Professor Norah Keating is a social gerontologist whose theoretical and empirical research has created evidence, challenged discourses and influenced policy in global, social and physical contexts of ageing. She has placed this work on the international stage through the Global Social Issues on Ageing which fosters collaboration and critical thinking about ageing at the interfaces of regional issues and global trends. Professor Keating holds academic appointments in 3 world regions.

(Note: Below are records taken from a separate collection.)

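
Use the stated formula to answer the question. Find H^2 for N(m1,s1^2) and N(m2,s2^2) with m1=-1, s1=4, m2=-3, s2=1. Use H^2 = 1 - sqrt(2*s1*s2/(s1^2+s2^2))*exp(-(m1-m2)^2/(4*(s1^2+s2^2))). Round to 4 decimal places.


Squared Hellinger distance for Gaussians:
H^2 = 1 - sqrt(2*s1*s2/(s1^2+s2^2)) * exp(-(m1-m2)^2/(4*(s1^2+s2^2))).
s1^2 = 16, s2^2 = 1, s1^2+s2^2 = 17.
sqrt(2*4*1/(17)) = 0.685994.
(m1-m2)^2 = (2)^2 = 4.
exp(-4/(4*17)) = exp(-0.058824) = 0.942873.
H^2 = 1 - 0.685994*0.942873 = 0.3532

0.3532


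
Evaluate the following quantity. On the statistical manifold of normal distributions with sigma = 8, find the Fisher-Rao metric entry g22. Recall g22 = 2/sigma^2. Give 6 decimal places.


For the 2-parameter normal family, the Fisher metric has:
  g11 = 1/sigma^2, g22 = 2/sigma^2.
sigma = 8, sigma^2 = 64.
g22 = 0.031250

0.031250


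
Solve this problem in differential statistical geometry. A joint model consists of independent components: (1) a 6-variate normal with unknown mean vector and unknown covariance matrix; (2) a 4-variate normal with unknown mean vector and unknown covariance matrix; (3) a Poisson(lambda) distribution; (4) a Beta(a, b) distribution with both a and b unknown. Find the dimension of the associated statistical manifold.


The dimension of a statistical manifold equals the number of free
(independent) real parameters of the model. For a product of independent
blocks the parameter counts add.
- 6-variate normal: 6 (mean) + 6*7/2 = 21 (symmetric covariance) = 27.
- 4-variate normal: 4 (mean) + 4*5/2 = 10 (symmetric covariance) = 14.
- Poisson (lambda): 1.
- Beta (a, b): 2.
Total = 27 + 14 + 1 + 2 = 44.
Dimension = 44

44


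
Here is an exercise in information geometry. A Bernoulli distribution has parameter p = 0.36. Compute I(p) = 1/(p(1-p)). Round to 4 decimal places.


For Bernoulli(p), Fisher information is I(p) = 1/(p*(1-p)).
p = 0.36, 1-p = 0.64.
p*(1-p) = 0.2304.
I(p) = 1/0.2304 = 4.3403

4.3403


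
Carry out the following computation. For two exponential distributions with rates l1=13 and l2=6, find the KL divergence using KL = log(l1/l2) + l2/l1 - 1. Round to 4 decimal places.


KL divergence for exponential family:
KL = log(l1/l2) + l2/l1 - 1.
log(13/6) = 0.77319.
6/13 = 0.461538.
KL = 0.77319 + 0.461538 - 1 = 0.2347

0.2347


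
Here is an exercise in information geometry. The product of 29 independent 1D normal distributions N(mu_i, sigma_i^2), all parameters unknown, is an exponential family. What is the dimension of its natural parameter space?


Exponential family dimension calculation:
Each univariate normal has two natural parameters (mu/sigma^2 and -1/(2 sigma^2)).
With 29 independent components, dim = 2 * 29 = 58.

58


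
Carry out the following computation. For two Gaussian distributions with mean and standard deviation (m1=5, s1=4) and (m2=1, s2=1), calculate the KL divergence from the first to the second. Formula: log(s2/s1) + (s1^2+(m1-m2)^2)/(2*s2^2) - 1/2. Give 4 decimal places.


KL divergence between normal distributions:
KL = log(s2/s1) + (s1^2 + (m1-m2)^2)/(2*s2^2) - 1/2.
log(1/4) = -1.386294.
(4^2 + (5-1)^2)/(2*1^2) = (16 + 16)/2 = 16.0.
KL = -1.386294 + 16.0 - 0.5 = 14.1137

14.1137


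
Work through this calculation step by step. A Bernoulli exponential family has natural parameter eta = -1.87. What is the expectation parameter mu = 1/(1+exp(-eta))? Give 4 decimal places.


Dual coordinate (expectation parameter) for Bernoulli:
mu = 1/(1+exp(-eta)).
eta = -1.87.
exp(-eta) = exp(1.87) = 6.488296.
mu = 1/(1+6.488296) = 0.1335

0.1335


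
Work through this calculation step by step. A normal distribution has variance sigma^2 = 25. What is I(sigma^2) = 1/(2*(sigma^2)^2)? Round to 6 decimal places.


Fisher information for variance: I(sigma^2) = 1/(2*sigma^4).
sigma^2 = 25, so sigma^4 = 625.
I = 1/(2*625) = 1/1250 = 0.000800

0.000800


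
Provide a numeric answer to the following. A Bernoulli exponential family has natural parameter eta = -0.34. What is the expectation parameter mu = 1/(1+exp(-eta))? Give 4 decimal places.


Dual coordinate (expectation parameter) for Bernoulli:
mu = 1/(1+exp(-eta)).
eta = -0.34.
exp(-eta) = exp(0.34) = 1.404948.
mu = 1/(1+1.404948) = 0.4158

0.4158


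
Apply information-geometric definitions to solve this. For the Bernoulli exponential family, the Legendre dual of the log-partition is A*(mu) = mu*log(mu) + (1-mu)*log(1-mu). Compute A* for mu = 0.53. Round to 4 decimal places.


Legendre transform for Bernoulli:
A*(mu) = mu*log(mu) + (1-mu)*log(1-mu).
mu = 0.53, 1-mu = 0.47.
mu*log(mu) = 0.53*log(0.53) = -0.336485.
(1-mu)*log(1-mu) = 0.47*log(0.47) = -0.354861.
A* = -0.336485 + -0.354861 = -0.6913

-0.6913


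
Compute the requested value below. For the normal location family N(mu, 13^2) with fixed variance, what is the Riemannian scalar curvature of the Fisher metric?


This family has a single free parameter, so its statistical manifold
is 1-dimensional. The Riemann curvature tensor of any 1-dimensional
Riemannian manifold vanishes identically, so R = 0.

0


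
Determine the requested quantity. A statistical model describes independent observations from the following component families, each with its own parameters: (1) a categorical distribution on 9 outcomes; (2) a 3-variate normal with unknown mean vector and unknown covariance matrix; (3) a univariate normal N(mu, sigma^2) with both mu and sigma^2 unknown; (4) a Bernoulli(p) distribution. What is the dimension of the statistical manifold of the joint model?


The dimension of a statistical manifold equals the number of free
(independent) real parameters of the model. For a product of independent
blocks the parameter counts add.
- categorical on 9 outcomes (probabilities sum to 1): 9-1 = 8.
- 3-variate normal: 3 (mean) + 3*4/2 = 6 (symmetric covariance) = 9.
- normal (mu, sigma^2): 2.
- Bernoulli (p): 1.
Total = 8 + 9 + 2 + 1 = 20.
Dimension = 20

20


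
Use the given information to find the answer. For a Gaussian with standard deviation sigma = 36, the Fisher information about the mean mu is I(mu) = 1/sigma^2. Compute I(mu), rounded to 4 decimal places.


The Fisher information for the mean of a normal distribution is I(mu) = 1/sigma^2.
sigma = 36, so sigma^2 = 1296.
I(mu) = 1/1296 = 0.0008

0.0008


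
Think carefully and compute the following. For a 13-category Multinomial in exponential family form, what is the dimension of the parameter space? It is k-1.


Exponential family dimension calculation:
For Multinomial with k=13 categories, dim = k-1 = 12.

12


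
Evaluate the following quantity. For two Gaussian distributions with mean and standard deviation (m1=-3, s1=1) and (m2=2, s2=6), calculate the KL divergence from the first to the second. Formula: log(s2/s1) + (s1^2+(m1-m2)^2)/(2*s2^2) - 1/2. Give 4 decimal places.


KL divergence between normal distributions:
KL = log(s2/s1) + (s1^2 + (m1-m2)^2)/(2*s2^2) - 1/2.
log(6/1) = 1.791759.
(1^2 + (-3-2)^2)/(2*6^2) = (1 + 25)/72 = 0.361111.
KL = 1.791759 + 0.361111 - 0.5 = 1.6529

1.6529


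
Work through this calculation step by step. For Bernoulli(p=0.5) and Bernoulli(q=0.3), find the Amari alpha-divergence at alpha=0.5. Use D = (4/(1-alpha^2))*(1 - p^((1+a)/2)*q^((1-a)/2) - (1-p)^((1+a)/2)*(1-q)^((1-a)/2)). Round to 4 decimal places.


Amari alpha-divergence:
D = (4/(1-alpha^2))*(1 - p^((1+a)/2)*q^((1-a)/2) - (1-p)^((1+a)/2)*(1-q)^((1-a)/2)).
alpha = 0.5, p = 0.5, q = 0.3.
e1 = (1+alpha)/2 = 0.75, e2 = (1-alpha)/2 = 0.25.
t1 = p^e1 * q^e2 = 0.5^0.75 * 0.3^0.25 = 0.440056.
t2 = (1-p)^e1 * (1-q)^e2 = 0.5^0.75 * 0.7^0.25 = 0.543879.
4/(1-alpha^2) = 5.333333.
D = 5.333333*(1 - 0.440056 - 0.543879) = 0.0857

0.0857


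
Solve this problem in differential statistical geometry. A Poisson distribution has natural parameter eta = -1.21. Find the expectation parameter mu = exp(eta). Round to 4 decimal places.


Expectation parameter for Poisson exponential family:
mu = exp(eta).
eta = -1.21.
mu = exp(-1.21) = 0.2982

0.2982


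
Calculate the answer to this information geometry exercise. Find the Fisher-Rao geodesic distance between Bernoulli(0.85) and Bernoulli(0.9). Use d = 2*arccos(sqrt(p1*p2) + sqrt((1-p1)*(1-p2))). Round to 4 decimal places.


Geodesic distance on Bernoulli manifold:
d(p1,p2) = 2*arccos(sqrt(p1*p2) + sqrt((1-p1)*(1-p2))).
sqrt(p1*p2) = sqrt(0.85*0.9) = 0.874643.
sqrt((1-p1)*(1-p2)) = sqrt(0.15*0.1) = 0.122474.
arg = 0.874643 + 0.122474 = 0.997117.
d = 2*arccos(0.997117) = 0.1519

0.1519


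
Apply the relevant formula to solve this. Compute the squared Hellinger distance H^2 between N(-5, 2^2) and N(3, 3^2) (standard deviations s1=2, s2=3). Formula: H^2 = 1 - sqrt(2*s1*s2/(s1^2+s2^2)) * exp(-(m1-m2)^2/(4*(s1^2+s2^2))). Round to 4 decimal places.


Squared Hellinger distance for Gaussians:
H^2 = 1 - sqrt(2*s1*s2/(s1^2+s2^2)) * exp(-(m1-m2)^2/(4*(s1^2+s2^2))).
s1^2 = 4, s2^2 = 9, s1^2+s2^2 = 13.
sqrt(2*2*3/(13)) = 0.960769.
(m1-m2)^2 = (-8)^2 = 64.
exp(-64/(4*13)) = exp(-1.230769) = 0.292068.
H^2 = 1 - 0.960769*0.292068 = 0.7194

0.7194


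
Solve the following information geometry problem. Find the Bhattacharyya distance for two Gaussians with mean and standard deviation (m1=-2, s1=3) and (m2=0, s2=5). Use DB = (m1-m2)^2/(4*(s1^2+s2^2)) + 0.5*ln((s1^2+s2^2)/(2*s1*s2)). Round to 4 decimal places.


Bhattacharyya distance between two Gaussians:
DB = (m1-m2)^2/(4*(s1^2+s2^2)) + (1/2)*ln((s1^2+s2^2)/(2*s1*s2)).
(m1-m2)^2 = (-2)^2 = 4.
s1^2+s2^2 = 9 + 25 = 34.
term1 = 4/136 = 0.029412.
term2 = 0.5*ln(34/30.0) = 0.062582.
DB = 0.029412 + 0.062582 = 0.0920

0.0920


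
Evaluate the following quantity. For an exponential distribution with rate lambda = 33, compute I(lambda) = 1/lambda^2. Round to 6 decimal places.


Fisher information for exponential: I(lambda) = 1/lambda^2.
lambda = 33, lambda^2 = 1089.
I = 1/1089 = 0.000918

0.000918


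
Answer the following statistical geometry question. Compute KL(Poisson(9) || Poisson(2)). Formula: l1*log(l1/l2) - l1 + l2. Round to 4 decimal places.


KL divergence for Poisson:
KL = l1*log(l1/l2) - l1 + l2.
l1 = 9, l2 = 2.
log(9/2) = 1.504077.
l1*log(l1/l2) = 9 * 1.504077 = 13.536697.
KL = 13.536697 - 9 + 2 = 6.5367

6.5367


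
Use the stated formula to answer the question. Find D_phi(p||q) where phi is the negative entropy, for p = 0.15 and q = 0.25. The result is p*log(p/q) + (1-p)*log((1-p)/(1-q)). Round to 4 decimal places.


Bregman divergence with negative entropy generator:
D = p*log(p/q) + (1-p)*log((1-p)/(1-q)).
p = 0.15, q = 0.25.
p*log(p/q) = 0.15*log(0.15/0.25) = -0.076624.
(1-p)*log((1-p)/(1-q)) = 0.85*log(0.85/0.75) = 0.106389.
D = -0.076624 + 0.106389 = 0.0298

0.0298


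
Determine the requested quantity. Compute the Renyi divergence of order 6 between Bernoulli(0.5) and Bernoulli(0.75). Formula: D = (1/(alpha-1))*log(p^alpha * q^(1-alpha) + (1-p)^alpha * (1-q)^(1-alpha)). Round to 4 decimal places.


Renyi divergence of order alpha between Bernoulli distributions:
D = (1/(alpha-1))*log(p^alpha * q^(1-alpha) + (1-p)^alpha * (1-q)^(1-alpha)).
alpha = 6, p = 0.5, q = 0.75.
p^alpha * q^(1-alpha) = 0.5^6 * 0.75^-5 = 0.065844.
(1-p)^alpha * (1-q)^(1-alpha) = 0.5^6 * 0.25^-5 = 16.0.
sum = 0.065844 + 16.0 = 16.065844.
D = (1/5)*log(16.065844) = 0.5553

0.5553


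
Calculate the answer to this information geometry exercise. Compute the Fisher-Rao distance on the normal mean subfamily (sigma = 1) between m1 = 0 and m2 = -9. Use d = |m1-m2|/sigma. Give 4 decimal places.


On the fixed-variance normal subfamily, geodesic distance = |m1-m2|/sigma.
|0 - -9| = 9.
sigma = 1.
d = 9/1 = 9.0000

9.0000


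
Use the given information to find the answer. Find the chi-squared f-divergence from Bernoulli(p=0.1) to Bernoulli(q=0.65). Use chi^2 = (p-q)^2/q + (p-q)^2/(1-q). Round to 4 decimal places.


Chi-squared divergence between Bernoulli distributions:
chi^2 = (p-q)^2/q + (p-q)^2/(1-q).
p = 0.1, q = 0.65, p-q = -0.55.
(p-q)^2 = 0.3025.
term1 = 0.3025/0.65 = 0.465385.
term2 = 0.3025/0.35 = 0.864286.
chi^2 = 0.465385 + 0.864286 = 1.3297

1.3297


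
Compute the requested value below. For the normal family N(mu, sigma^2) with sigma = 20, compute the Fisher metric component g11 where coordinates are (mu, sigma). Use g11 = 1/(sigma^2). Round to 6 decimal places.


For the 2-parameter normal family, the Fisher metric has:
  g11 = 1/sigma^2, g22 = 2/sigma^2.
sigma = 20, sigma^2 = 400.
g11 = 0.002500

0.002500


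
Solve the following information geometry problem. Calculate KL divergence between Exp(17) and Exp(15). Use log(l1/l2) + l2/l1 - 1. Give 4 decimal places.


KL divergence for exponential family:
KL = log(l1/l2) + l2/l1 - 1.
log(17/15) = 0.125163.
15/17 = 0.882353.
KL = 0.125163 + 0.882353 - 1 = 0.0075

0.0075


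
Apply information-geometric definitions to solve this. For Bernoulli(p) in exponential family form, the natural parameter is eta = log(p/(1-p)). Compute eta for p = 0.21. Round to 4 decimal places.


Natural parameter for Bernoulli: eta = log(p/(1-p)).
p = 0.21, 1-p = 0.79.
p/(1-p) = 0.265823.
eta = log(0.265823) = -1.3249

-1.3249


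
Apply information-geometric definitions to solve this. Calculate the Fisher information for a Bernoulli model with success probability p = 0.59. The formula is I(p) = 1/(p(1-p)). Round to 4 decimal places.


For Bernoulli(p), Fisher information is I(p) = 1/(p*(1-p)).
p = 0.59, 1-p = 0.41.
p*(1-p) = 0.2419.
I(p) = 1/0.2419 = 4.1339

4.1339


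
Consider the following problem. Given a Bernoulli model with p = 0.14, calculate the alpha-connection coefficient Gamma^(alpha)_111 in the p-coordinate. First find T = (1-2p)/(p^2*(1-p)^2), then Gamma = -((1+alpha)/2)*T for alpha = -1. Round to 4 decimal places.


Skewness (Amari-Chentsov) tensor: T = (1-2p)/(p^2*(1-p)^2).
p = 0.14, 1-2p = 0.72, p^2 = 0.0196, (1-p)^2 = 0.7396.
T = 0.72/(0.0196 * 0.7396) = 49.668326.
In the p-coordinate, Gamma^(alpha) = Gamma^(0) - (alpha/2)*T with Gamma^(0) = (1/2)*g'(p) = -T/2,
so Gamma^(alpha) = -((1+alpha)/2)*T.
alpha = -1, -(1+alpha)/2 = 0.0.
Gamma = 0.0 * 49.668326 = 0.0000

0.0000


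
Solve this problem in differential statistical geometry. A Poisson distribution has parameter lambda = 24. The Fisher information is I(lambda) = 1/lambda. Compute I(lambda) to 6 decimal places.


Fisher information for Poisson: I(lambda) = 1/lambda.
lambda = 24.
I(lambda) = 1/24 = 0.041667

0.041667


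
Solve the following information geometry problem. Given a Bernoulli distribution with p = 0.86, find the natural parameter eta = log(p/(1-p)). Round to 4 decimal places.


Natural parameter for Bernoulli: eta = log(p/(1-p)).
p = 0.86, 1-p = 0.14.
p/(1-p) = 6.142857.
eta = log(6.142857) = 1.8153

1.8153


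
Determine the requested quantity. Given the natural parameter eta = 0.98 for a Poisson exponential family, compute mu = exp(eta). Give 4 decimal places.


Expectation parameter for Poisson exponential family:
mu = exp(eta).
eta = 0.98.
mu = exp(0.98) = 2.6645

2.6645


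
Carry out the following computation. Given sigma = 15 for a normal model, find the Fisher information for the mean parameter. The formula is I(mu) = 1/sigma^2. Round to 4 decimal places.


The Fisher information for the mean of a normal distribution is I(mu) = 1/sigma^2.
sigma = 15, so sigma^2 = 225.
I(mu) = 1/225 = 0.0044

0.0044


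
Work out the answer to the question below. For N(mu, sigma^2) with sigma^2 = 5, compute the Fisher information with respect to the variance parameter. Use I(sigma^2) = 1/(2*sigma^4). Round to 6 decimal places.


Fisher information for variance: I(sigma^2) = 1/(2*sigma^4).
sigma^2 = 5, so sigma^4 = 25.
I = 1/(2*25) = 1/50 = 0.020000

0.020000


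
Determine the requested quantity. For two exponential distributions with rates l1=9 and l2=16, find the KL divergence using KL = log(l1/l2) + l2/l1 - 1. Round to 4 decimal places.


KL divergence for exponential family:
KL = log(l1/l2) + l2/l1 - 1.
log(9/16) = -0.575364.
16/9 = 1.777778.
KL = -0.575364 + 1.777778 - 1 = 0.2024

0.2024


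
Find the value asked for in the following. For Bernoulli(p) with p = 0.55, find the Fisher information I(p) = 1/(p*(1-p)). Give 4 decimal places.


For Bernoulli(p), Fisher information is I(p) = 1/(p*(1-p)).
p = 0.55, 1-p = 0.45.
p*(1-p) = 0.2475.
I(p) = 1/0.2475 = 4.0404

4.0404


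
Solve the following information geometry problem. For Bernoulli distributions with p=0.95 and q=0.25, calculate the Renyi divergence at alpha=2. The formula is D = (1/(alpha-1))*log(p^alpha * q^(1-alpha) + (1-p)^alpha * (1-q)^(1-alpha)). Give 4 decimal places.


Renyi divergence of order alpha between Bernoulli distributions:
D = (1/(alpha-1))*log(p^alpha * q^(1-alpha) + (1-p)^alpha * (1-q)^(1-alpha)).
alpha = 2, p = 0.95, q = 0.25.
p^alpha * q^(1-alpha) = 0.95^2 * 0.25^-1 = 3.61.
(1-p)^alpha * (1-q)^(1-alpha) = 0.05^2 * 0.75^-1 = 0.003333.
sum = 3.61 + 0.003333 = 3.613333.
D = (1/1)*log(3.613333) = 1.2846

1.2846


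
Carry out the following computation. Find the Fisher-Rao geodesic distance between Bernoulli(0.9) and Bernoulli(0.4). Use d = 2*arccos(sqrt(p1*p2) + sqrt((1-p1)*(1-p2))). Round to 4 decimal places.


Geodesic distance on Bernoulli manifold:
d(p1,p2) = 2*arccos(sqrt(p1*p2) + sqrt((1-p1)*(1-p2))).
sqrt(p1*p2) = sqrt(0.9*0.4) = 0.6.
sqrt((1-p1)*(1-p2)) = sqrt(0.1*0.6) = 0.244949.
arg = 0.6 + 0.244949 = 0.844949.
d = 2*arccos(0.844949) = 1.1287

1.1287


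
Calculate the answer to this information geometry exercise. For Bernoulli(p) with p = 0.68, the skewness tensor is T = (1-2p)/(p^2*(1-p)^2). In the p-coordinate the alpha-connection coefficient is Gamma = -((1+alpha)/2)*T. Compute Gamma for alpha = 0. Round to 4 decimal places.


Skewness (Amari-Chentsov) tensor: T = (1-2p)/(p^2*(1-p)^2).
p = 0.68, 1-2p = -0.36, p^2 = 0.4624, (1-p)^2 = 0.1024.
T = -0.36/(0.4624 * 0.1024) = -7.602995.
In the p-coordinate, Gamma^(alpha) = Gamma^(0) - (alpha/2)*T with Gamma^(0) = (1/2)*g'(p) = -T/2,
so Gamma^(alpha) = -((1+alpha)/2)*T.
alpha = 0, -(1+alpha)/2 = -0.5.
Gamma = -0.5 * -7.602995 = 3.8015

3.8015


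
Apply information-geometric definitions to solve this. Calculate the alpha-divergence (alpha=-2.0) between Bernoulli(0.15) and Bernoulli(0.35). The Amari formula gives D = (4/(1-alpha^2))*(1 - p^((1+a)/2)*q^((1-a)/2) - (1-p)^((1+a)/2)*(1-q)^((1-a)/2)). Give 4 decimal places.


Amari alpha-divergence:
D = (4/(1-alpha^2))*(1 - p^((1+a)/2)*q^((1-a)/2) - (1-p)^((1+a)/2)*(1-q)^((1-a)/2)).
alpha = -2.0, p = 0.15, q = 0.35.
e1 = (1+alpha)/2 = -0.5, e2 = (1-alpha)/2 = 1.5.
t1 = p^e1 * q^e2 = 0.15^-0.5 * 0.35^1.5 = 0.534634.
t2 = (1-p)^e1 * (1-q)^e2 = 0.85^-0.5 * 0.65^1.5 = 0.568409.
4/(1-alpha^2) = -1.333333.
D = -1.333333*(1 - 0.534634 - 0.568409) = 0.1374

0.1374


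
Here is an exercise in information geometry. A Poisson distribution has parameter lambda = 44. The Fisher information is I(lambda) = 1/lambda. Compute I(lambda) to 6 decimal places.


Fisher information for Poisson: I(lambda) = 1/lambda.
lambda = 44.
I(lambda) = 1/44 = 0.022727

0.022727


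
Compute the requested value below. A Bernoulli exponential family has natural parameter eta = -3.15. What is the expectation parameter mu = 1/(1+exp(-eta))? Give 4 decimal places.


Dual coordinate (expectation parameter) for Bernoulli:
mu = 1/(1+exp(-eta)).
eta = -3.15.
exp(-eta) = exp(3.15) = 23.336065.
mu = 1/(1+23.336065) = 0.0411

0.0411


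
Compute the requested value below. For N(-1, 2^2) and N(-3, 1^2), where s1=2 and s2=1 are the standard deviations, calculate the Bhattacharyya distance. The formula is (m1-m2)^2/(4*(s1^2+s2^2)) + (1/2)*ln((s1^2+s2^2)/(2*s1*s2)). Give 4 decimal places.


Bhattacharyya distance between two Gaussians:
DB = (m1-m2)^2/(4*(s1^2+s2^2)) + (1/2)*ln((s1^2+s2^2)/(2*s1*s2)).
(m1-m2)^2 = (2)^2 = 4.
s1^2+s2^2 = 4 + 1 = 5.
term1 = 4/20 = 0.2.
term2 = 0.5*ln(5/4.0) = 0.111572.
DB = 0.2 + 0.111572 = 0.3116

0.3116


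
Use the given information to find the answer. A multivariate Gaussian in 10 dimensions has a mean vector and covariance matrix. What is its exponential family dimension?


Exponential family dimension calculation:
For 10-dim MVN: mean has 10 params, covariance has 10*11/2 = 55 unique entries.
Total dim = 10 + 55 = 65.

65


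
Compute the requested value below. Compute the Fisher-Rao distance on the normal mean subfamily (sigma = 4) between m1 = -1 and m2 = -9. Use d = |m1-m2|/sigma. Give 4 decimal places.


On the fixed-variance normal subfamily, geodesic distance = |m1-m2|/sigma.
|-1 - -9| = 8.
sigma = 4.
d = 8/4 = 2.0000

2.0000


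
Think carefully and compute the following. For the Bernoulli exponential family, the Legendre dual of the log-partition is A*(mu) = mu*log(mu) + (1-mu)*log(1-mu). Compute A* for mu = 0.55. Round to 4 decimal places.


Legendre transform for Bernoulli:
A*(mu) = mu*log(mu) + (1-mu)*log(1-mu).
mu = 0.55, 1-mu = 0.45.
mu*log(mu) = 0.55*log(0.55) = -0.32881.
(1-mu)*log(1-mu) = 0.45*log(0.45) = -0.359328.
A* = -0.32881 + -0.359328 = -0.6881

-0.6881


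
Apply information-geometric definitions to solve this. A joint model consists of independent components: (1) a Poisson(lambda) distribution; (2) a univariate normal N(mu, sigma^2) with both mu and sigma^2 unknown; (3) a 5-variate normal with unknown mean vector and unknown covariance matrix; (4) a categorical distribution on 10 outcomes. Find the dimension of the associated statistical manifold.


The dimension of a statistical manifold equals the number of free
(independent) real parameters of the model. For a product of independent
blocks the parameter counts add.
- Poisson (lambda): 1.
- normal (mu, sigma^2): 2.
- 5-variate normal: 5 (mean) + 5*6/2 = 15 (symmetric covariance) = 20.
- categorical on 10 outcomes (probabilities sum to 1): 10-1 = 9.
Total = 1 + 2 + 20 + 9 = 32.
Dimension = 32

32


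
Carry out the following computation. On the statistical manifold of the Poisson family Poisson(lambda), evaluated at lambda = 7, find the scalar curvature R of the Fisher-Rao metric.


This family has a single free parameter, so its statistical manifold
is 1-dimensional. The Riemann curvature tensor of any 1-dimensional
Riemannian manifold vanishes identically, so R = 0.

0


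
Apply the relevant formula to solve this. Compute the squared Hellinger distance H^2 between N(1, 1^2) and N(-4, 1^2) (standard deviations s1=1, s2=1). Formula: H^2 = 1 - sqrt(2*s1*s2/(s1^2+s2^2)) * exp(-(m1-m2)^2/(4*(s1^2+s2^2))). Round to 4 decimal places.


Squared Hellinger distance for Gaussians:
H^2 = 1 - sqrt(2*s1*s2/(s1^2+s2^2)) * exp(-(m1-m2)^2/(4*(s1^2+s2^2))).
s1^2 = 1, s2^2 = 1, s1^2+s2^2 = 2.
sqrt(2*1*1/(2)) = 1.0.
(m1-m2)^2 = (5)^2 = 25.
exp(-25/(4*2)) = exp(-3.125) = 0.043937.
H^2 = 1 - 1.0*0.043937 = 0.9561

0.9561


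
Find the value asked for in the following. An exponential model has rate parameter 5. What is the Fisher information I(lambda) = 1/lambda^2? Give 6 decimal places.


Fisher information for exponential: I(lambda) = 1/lambda^2.
lambda = 5, lambda^2 = 25.
I = 1/25 = 0.040000

0.040000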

Social contexts of ageing. Professor Keating has created evidence of the extent and consequences of family care; and has contributed to conceptual innovation in lifecourses of family care. This body of work has made family care and its consequences visible and has challenged discourses of family care as normative, ideal and cost free. Her extensive interactions and consultations with governments have brought to policy makers attention the fragility of the family care sector and have contributed to legislation and programs to support family carers.
Community contexts of ageing. Professor Keating’s longstanding programme of theoretical, empirical and policy work on ‘place’ has challenged beliefs about rural communities as good places to grow old and has informed the global agenda on age-friendly communities. Her seminal theoretical work on Critical Human Ecology Theory provides a template for reducing inequalities and improving quality of life of older people through determining the ‘best fit’ between older persons and the places where they live.
Global contexts of ageing. Professor Keating’s research and critical analyses of key global contexts and trends have brought her international prominence and opportunities to build collaborative structures and processes. She challenges gerontologists to focus on macro trends such as climate change, economic recession and political instability to increase visibility of their disproportionate influence on older persons.